La contestation est un acte légitime

Lorsqu’elle aborde avec humilité son parcours, elle le qualifie de chaotique. En énumérant chronologiquement : Schaerbeekoise de naissance et de cœur, résolument contestataire dès l’adolescence, elle est la fille d’une famille d’immigrés marocains. Après trois candidatures en médecine, elle se lance dans des études en sciences criminologiques. Elle est militante au MRAX (Mouvement contre le Racisme, l’Antisémitisme et la Xénophobie), chargée de communication à l’Exécutif des Musulmans de Belgique, ensuite collaboratrice de la sénatrice et députée Clotilde Nyssens et, aujourd’hui, directrice de la FESEFA. Pourtant, à y regarder de plus près, il y a bien dans sa carrière des cordes sensibles et premières qui unissent fondamentalement cet ensemble apparemment disparate.
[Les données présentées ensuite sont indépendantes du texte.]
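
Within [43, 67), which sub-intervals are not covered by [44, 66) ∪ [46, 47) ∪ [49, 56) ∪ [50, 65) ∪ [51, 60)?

The merged coverage is [44, 66).
Complement within [43, 67): [43, 44), [66, 67).

[43, 44) ∪ [66, 67)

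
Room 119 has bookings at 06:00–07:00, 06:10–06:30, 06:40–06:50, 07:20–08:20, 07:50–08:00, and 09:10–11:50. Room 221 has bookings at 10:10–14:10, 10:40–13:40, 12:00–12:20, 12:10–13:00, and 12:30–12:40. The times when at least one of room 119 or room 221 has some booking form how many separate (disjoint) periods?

First set merges to 06:00–07:00, 07:20–08:20, 09:10–11:50.
Second set merges to 10:10–14:10.
A ∪ B = 06:00–07:00, 07:20–08:20, 09:10–14:10.
That is 3 disjoint pieces.

3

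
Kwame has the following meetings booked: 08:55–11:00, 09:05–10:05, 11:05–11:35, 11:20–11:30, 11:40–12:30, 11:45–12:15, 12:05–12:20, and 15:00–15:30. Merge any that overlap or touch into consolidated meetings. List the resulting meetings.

09:05–10:05 overlaps/touches 08:55–11:00 → extend to 08:55–11:00.
11:05–11:35 is disjoint → start new block.
11:20–11:30 overlaps/touches 11:05–11:35 → extend to 11:05–11:35.
11:40–12:30 is disjoint → start new block.
11:45–12:15 overlaps/touches 11:40–12:30 → extend to 11:40–12:30.
12:05–12:20 overlaps/touches 11:40–12:30 → extend to 11:40–12:30.
15:00–15:30 is disjoint → start new block.

08:55–11:00, 11:05–11:35, 11:40–12:30, 15:00–15:30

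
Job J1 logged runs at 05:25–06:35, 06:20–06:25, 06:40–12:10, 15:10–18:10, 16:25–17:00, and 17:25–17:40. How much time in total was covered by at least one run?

Merged: 05:25-06:35, 06:40-12:10, 15:10-18:10.
Lengths: 1 h 10 min + 5 h 30 min + 3 h = 9 h 40 min.

9 h 40 min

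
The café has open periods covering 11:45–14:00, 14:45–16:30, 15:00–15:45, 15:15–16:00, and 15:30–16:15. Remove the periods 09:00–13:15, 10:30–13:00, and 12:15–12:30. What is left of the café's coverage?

Merge the first list: 11:45–14:00, 14:45–16:30.
Merge the second list: 09:00–13:15.
11:45–14:00 \ B = 13:15–14:00.
14:45–16:30: nothing removed.

13:15–14:00, 14:45–16:30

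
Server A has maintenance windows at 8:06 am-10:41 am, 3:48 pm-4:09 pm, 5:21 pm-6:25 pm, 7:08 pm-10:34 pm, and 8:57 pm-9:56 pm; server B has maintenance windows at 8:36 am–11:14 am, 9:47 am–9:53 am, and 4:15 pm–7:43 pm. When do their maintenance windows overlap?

8:36 am–10:41 am, 5:21 pm–6:25 pm, 7:08 pm–7:43 pm

Merge the first list: 8:06 am–10:41 am, 3:48 pm–4:09 pm, 5:21 pm–6:25 pm, 7:08 pm–10:34 pm.
Merge the second list: 8:36 am–11:14 am, 4:15 pm–7:43 pm.
8:06 am–10:41 am ∩ B → 8:36 am–10:41 am.
3:48 pm–4:09 pm meets no B interval.
5:21 pm–6:25 pm ∩ B → 5:21 pm–6:25 pm.
7:08 pm–10:34 pm ∩ B → 7:08 pm–7:43 pm.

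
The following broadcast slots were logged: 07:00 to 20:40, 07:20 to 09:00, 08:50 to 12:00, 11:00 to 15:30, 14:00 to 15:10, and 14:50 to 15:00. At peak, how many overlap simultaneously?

Walk the sorted start/end points keeping a running depth.
The depth first hits 4 at 14:50.

4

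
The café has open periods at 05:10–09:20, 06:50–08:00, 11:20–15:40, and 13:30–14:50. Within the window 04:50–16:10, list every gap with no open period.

Covered (merged): 05:10–09:20, 11:20–15:40.
Gaps within 04:50–16:10: 04:50–05:10, 09:20–11:20, 15:40–16:10.

04:50–05:10, 09:20–11:20, 15:40–16:10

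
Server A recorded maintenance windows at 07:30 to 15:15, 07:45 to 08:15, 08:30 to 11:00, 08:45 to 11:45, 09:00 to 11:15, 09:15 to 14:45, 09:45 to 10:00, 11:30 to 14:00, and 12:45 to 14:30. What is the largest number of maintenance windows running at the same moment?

6

Walk the sorted start/end points keeping a running depth.
The depth first hits 6 at 09:45.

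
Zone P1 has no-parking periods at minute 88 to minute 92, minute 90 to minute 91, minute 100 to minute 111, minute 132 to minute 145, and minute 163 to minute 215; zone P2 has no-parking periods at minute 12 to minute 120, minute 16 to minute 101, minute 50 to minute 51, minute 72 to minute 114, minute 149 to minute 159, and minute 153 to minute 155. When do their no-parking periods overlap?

minute 88 to minute 92, minute 100 to minute 111

Merge the first list: minute 88 to minute 92, minute 100 to minute 111, minute 132 to minute 145, minute 163 to minute 215.
Merge the second list: minute 12 to minute 120, minute 149 to minute 159.
minute 88 to minute 92 ∩ B → minute 88 to minute 92.
minute 100 to minute 111 ∩ B → minute 100 to minute 111.
minute 132 to minute 145 meets no B interval.
minute 163 to minute 215 meets no B interval.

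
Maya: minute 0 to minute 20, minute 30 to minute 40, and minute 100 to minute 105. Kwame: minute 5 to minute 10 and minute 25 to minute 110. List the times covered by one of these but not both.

minute 0 to minute 5, minute 10 to minute 20, minute 25 to minute 30, minute 40 to minute 100, minute 105 to minute 110

Only in the first: minute 0 to minute 5, minute 10 to minute 20.
Only in the second: minute 25 to minute 30, minute 40 to minute 100, minute 105 to minute 110.
Together these are the periods covered by exactly one.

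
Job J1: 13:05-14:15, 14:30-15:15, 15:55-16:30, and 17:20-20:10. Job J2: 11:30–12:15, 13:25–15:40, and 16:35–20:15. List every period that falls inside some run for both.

13:05–14:15 ∩ B → 13:25–14:15.
14:30–15:15 ∩ B → 14:30–15:15.
15:55–16:30 meets no B interval.
17:20–20:10 ∩ B → 17:20–20:10.

13:25–14:15, 14:30–15:15, 17:20–20:10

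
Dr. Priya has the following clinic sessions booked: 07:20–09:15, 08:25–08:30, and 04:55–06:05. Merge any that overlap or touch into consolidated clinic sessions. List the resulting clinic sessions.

Sort by start: 04:55-06:05, 07:20-09:15, 08:25-08:30.
07:20-09:15 is disjoint → start new block.
08:25-08:30 overlaps/touches 07:20-09:15 → extend to 07:20-09:15.

04:55-06:05, 07:20-09:15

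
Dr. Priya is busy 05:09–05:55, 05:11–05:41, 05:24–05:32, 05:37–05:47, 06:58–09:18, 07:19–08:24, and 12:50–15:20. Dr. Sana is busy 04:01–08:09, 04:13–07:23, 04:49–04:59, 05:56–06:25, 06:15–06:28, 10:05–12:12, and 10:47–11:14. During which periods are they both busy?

Merge the first list: 05:09–05:55, 06:58–09:18, 12:50–15:20.
Merge the second list: 04:01–08:09, 10:05–12:12.
05:09–05:55 ∩ B → 05:09–05:55.
06:58–09:18 ∩ B → 06:58–08:09.
12:50–15:20 meets no B interval.

05:09–05:55, 06:58–08:09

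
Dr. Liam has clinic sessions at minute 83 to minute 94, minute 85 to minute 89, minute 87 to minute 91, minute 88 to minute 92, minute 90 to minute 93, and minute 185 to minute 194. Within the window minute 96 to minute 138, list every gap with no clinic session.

minute 96 to minute 138

The merged coverage is minute 83 to minute 94, minute 185 to minute 194.
Complement within minute 96 to minute 138: minute 96 to minute 138.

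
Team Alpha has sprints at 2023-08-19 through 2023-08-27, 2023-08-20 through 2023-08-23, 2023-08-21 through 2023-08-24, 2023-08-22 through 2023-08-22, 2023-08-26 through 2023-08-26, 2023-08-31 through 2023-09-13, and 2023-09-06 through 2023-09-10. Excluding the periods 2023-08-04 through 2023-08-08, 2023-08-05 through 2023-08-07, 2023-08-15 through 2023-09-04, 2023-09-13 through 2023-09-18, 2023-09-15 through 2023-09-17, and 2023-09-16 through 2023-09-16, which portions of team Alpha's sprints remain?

First set merges to 2023-08-19 through 2023-08-27, 2023-08-31 through 2023-09-13.
Second set merges to 2023-08-04 through 2023-08-08, 2023-08-15 through 2023-09-04, 2023-09-13 through 2023-09-18.
2023-08-19 through 2023-08-27 lies entirely inside B → drops out.
2023-08-31 through 2023-09-13 with B removed leaves 2023-09-05 through 2023-09-12.

2023-09-05 through 2023-09-12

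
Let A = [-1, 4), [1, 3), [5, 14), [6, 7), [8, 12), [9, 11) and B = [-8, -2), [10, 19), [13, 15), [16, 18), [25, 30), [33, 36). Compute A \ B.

[-1, 4) ∪ [5, 10)

A, merged: [-1, 4), [5, 14).
B, merged: [-8, -2), [10, 19), [25, 30), [33, 36).
[-1, 4): nothing removed.
[5, 14) \ B = [5, 10).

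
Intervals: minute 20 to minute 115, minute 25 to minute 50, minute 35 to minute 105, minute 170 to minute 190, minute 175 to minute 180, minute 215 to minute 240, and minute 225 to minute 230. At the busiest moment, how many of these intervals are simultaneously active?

3

At minute 35, 3 of the intervals are simultaneously active.
No point has more.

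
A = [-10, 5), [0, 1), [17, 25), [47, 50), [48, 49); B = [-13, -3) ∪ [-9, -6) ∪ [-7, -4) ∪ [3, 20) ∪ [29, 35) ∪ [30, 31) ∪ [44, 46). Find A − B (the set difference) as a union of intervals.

Merge the first list: [-10, 5), [17, 25), [47, 50).
Merge the second list: [-13, -3), [3, 20), [29, 35), [44, 46).
[-10, 5) minus B → [-3, 3).
[17, 25) minus B → [20, 25).
[47, 50): no B overlap → unchanged.

[-3, 3) ∪ [20, 25) ∪ [47, 50)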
Parmi ces cordes, il y a d’abord une certaine traduction de l’architecture sociale. Avant d’être une cité politique, la société est surtout une construction humaine, faite de luttes entre dominants et dominés. « Cette réflexion s’est engagée lors de mes études universitaires. Une vision soutenue par bon nombre de paradigmes sociologiques défendus par la criminologie francophone (à l’inverse de l’anglo-saxonne) et la conception d’une société construite socialement. La justice est une valeur mais le système pénal et judiciaire est le fruit d’une construction humaine et sociale qu’il faut pouvoir déconstruire. Il faut pouvoir comprendre pourquoi et sous quelle forme une société punit, quelle est l’évolution de cette manière de punir. Cette même pensée de la déconstruction est applicable à toute la société et toutes les sociétés. »
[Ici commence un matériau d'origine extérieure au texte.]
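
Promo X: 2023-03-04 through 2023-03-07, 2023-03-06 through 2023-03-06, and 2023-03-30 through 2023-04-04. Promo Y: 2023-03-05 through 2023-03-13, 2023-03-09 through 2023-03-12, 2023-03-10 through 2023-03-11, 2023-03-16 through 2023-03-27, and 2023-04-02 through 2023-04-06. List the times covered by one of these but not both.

Merge the first list: 2023-03-04 through 2023-03-07, 2023-03-30 through 2023-04-04.
Merge the second list: 2023-03-05 through 2023-03-13, 2023-03-16 through 2023-03-27, 2023-04-02 through 2023-04-06.
A \ B = 2023-03-04 through 2023-03-04, 2023-03-30 through 2023-04-01.
B \ A = 2023-03-08 through 2023-03-13, 2023-03-16 through 2023-03-27, 2023-04-05 through 2023-04-06.
Union of the two gives the symmetric difference.

2023-03-04 through 2023-03-04, 2023-03-08 through 2023-03-13, 2023-03-16 through 2023-03-27, 2023-03-30 through 2023-04-01, 2023-04-05 through 2023-04-06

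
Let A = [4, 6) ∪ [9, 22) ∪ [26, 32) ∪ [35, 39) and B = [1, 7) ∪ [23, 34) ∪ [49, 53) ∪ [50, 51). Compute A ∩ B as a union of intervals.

Merge the second list: [1, 7), [23, 34), [49, 53).
[4, 6) meets the second set on [4, 6).
[9, 22): no overlap with the second set.
[26, 32) meets the second set on [26, 32).
[35, 39): no overlap with the second set.

[4, 6) ∪ [26, 32)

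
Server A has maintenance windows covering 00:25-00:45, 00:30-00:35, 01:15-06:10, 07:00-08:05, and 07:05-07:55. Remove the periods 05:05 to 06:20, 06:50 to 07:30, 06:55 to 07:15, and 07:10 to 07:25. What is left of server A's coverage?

00:25-00:45, 01:15-05:05, 07:30-08:05

First set merges to 00:25-00:45, 01:15-06:10, 07:00-08:05.
Second set merges to 05:05-06:20, 06:50-07:30.
00:25-00:45 is untouched.
01:15-06:10 with B removed leaves 01:15-05:05.
07:00-08:05 with B removed leaves 07:30-08:05.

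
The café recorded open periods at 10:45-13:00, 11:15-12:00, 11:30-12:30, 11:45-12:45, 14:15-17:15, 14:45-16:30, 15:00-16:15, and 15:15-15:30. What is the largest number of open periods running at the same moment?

4

Sweep endpoints in order; track running count of active intervals.
Peak of 4 reached at 11:45.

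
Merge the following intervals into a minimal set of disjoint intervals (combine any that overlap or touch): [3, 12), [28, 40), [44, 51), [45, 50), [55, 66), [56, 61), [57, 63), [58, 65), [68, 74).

[3, 12) ∪ [28, 40) ∪ [44, 51) ∪ [55, 66) ∪ [68, 74)

[28, 40) is disjoint → start new block.
[44, 51) is disjoint → start new block.
[45, 50) overlaps/touches [44, 51) → extend to [44, 51).
[55, 66) is disjoint → start new block.
[56, 61) overlaps/touches [55, 66) → extend to [55, 66).
[57, 63) overlaps/touches [55, 66) → extend to [55, 66).
[58, 65) overlaps/touches [55, 66) → extend to [55, 66).
[68, 74) is disjoint → start new block.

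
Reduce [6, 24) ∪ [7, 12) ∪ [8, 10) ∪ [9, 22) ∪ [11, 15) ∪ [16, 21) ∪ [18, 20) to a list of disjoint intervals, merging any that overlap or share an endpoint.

[6, 24)

[7, 12) overlaps/touches [6, 24) → extend to [6, 24).
[8, 10) overlaps/touches [6, 24) → extend to [6, 24).
[9, 22) overlaps/touches [6, 24) → extend to [6, 24).
[11, 15) overlaps/touches [6, 24) → extend to [6, 24).
[16, 21) overlaps/touches [6, 24) → extend to [6, 24).
[18, 20) overlaps/touches [6, 24) → extend to [6, 24).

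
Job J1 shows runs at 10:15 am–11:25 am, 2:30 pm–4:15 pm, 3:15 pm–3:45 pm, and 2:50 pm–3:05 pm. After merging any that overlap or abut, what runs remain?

10:15 am–11:25 am, 2:30 pm–4:15 pm

Sort by start: 10:15 am–11:25 am, 2:30 pm–4:15 pm, 2:50 pm–3:05 pm, 3:15 pm–3:45 pm.
2:30 pm–4:15 pm is disjoint → start new block.
2:50 pm–3:05 pm overlaps/touches 2:30 pm–4:15 pm → extend to 2:30 pm–4:15 pm.
3:15 pm–3:45 pm overlaps/touches 2:30 pm–4:15 pm → extend to 2:30 pm–4:15 pm.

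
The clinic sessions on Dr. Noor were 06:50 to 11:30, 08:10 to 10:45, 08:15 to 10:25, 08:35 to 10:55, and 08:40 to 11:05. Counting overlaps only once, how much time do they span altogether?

Merged: 06:50-11:30.
Length: 4 h 40 min.

4 h 40 min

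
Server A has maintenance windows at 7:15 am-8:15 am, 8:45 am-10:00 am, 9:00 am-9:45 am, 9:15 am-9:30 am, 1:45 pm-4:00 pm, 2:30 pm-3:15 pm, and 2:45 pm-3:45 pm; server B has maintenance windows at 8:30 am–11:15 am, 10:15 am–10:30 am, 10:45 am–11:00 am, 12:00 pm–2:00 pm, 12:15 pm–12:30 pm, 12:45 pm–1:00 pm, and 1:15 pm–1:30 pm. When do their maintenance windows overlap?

A, merged: 7:15 am–8:15 am, 8:45 am–10:00 am, 1:45 pm–4:00 pm.
B, merged: 8:30 am–11:15 am, 12:00 pm–2:00 pm.
7:15 am–8:15 am: no overlap with the second set.
8:45 am–10:00 am meets the second set on 8:45 am–10:00 am.
1:45 pm–4:00 pm meets the second set on 1:45 pm–2:00 pm.

8:45 am–10:00 am, 1:45 pm–2:00 pm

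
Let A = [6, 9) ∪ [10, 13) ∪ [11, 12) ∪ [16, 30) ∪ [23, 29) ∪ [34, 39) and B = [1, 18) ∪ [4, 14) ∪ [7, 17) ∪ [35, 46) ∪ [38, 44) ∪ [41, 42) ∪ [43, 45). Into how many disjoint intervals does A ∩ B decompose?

4

A, merged: [6, 9), [10, 13), [16, 30), [34, 39).
B, merged: [1, 18), [35, 46).
A ∩ B = [6, 9), [10, 13), [16, 18), [35, 39).
That is 4 disjoint pieces.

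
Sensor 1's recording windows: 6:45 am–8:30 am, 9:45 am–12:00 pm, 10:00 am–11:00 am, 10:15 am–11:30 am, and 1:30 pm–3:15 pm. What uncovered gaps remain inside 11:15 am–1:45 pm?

After merging, the occupied span is 6:45 am–8:30 am, 9:45 am–12:00 pm, 1:30 pm–3:15 pm.
Complement within 11:15 am–1:45 pm: 12:00 pm–1:30 pm.

12:00 pm–1:30 pm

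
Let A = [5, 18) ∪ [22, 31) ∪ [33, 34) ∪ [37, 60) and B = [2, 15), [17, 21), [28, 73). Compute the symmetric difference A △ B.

A but not B: [15, 17), [22, 28).
B but not A: [2, 5), [18, 21), [31, 33), [34, 37), [60, 73).
Combining gives A △ B.

[2, 5) ∪ [15, 17) ∪ [18, 21) ∪ [22, 28) ∪ [31, 33) ∪ [34, 37) ∪ [60, 73)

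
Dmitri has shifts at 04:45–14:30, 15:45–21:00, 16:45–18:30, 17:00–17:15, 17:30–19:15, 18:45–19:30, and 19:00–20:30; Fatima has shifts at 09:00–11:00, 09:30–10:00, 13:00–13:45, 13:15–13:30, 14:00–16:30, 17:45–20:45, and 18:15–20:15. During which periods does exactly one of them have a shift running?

A, merged: 04:45-14:30, 15:45-21:00.
B, merged: 09:00-11:00, 13:00-13:45, 14:00-16:30, 17:45-20:45.
A \ B = 04:45-09:00, 11:00-13:00, 13:45-14:00, 16:30-17:45, 20:45-21:00.
B \ A = 14:30-15:45.
Union of the two gives the symmetric difference.

04:45-09:00, 11:00-13:00, 13:45-14:00, 14:30-15:45, 16:30-17:45, 20:45-21:00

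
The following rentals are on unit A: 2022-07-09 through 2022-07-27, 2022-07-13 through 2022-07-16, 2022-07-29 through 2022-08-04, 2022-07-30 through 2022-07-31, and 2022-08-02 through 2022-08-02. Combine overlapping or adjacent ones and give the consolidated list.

2022-07-13 through 2022-07-16 overlaps/touches 2022-07-09 through 2022-07-27 → extend to 2022-07-09 through 2022-07-27.
2022-07-29 through 2022-08-04 is disjoint → start new block.
2022-07-30 through 2022-07-31 overlaps/touches 2022-07-29 through 2022-08-04 → extend to 2022-07-29 through 2022-08-04.
2022-08-02 through 2022-08-02 overlaps/touches 2022-07-29 through 2022-08-04 → extend to 2022-07-29 through 2022-08-04.

2022-07-09 through 2022-07-27, 2022-07-29 through 2022-08-04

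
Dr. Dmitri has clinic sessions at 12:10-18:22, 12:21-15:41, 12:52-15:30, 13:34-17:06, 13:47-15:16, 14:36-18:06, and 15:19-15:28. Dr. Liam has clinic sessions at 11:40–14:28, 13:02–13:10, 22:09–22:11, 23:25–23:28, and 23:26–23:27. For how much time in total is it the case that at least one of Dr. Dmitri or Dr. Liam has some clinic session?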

Ensuite, il y a cette forme continuelle de rébellion. Dans le Schaerbeek passablement raciste des années 1980-1990, les discriminations étaient légion. Entre la place Colignon et la chaussée de Haecht, en tant que jeune Marocaine aux convictions bien harnachées, Farah n’entendait pas se laisser marcher sur les pieds. Il en a été de même tout au long de sa carrière. « Lorsqu’on est dans la contestation toute sa vie, au sein de la cellule familiale, à l’école ou face aux institutions, il y a toujours un moment où l’on se demande si c’est normal ? Et la culpabilité vous gagne…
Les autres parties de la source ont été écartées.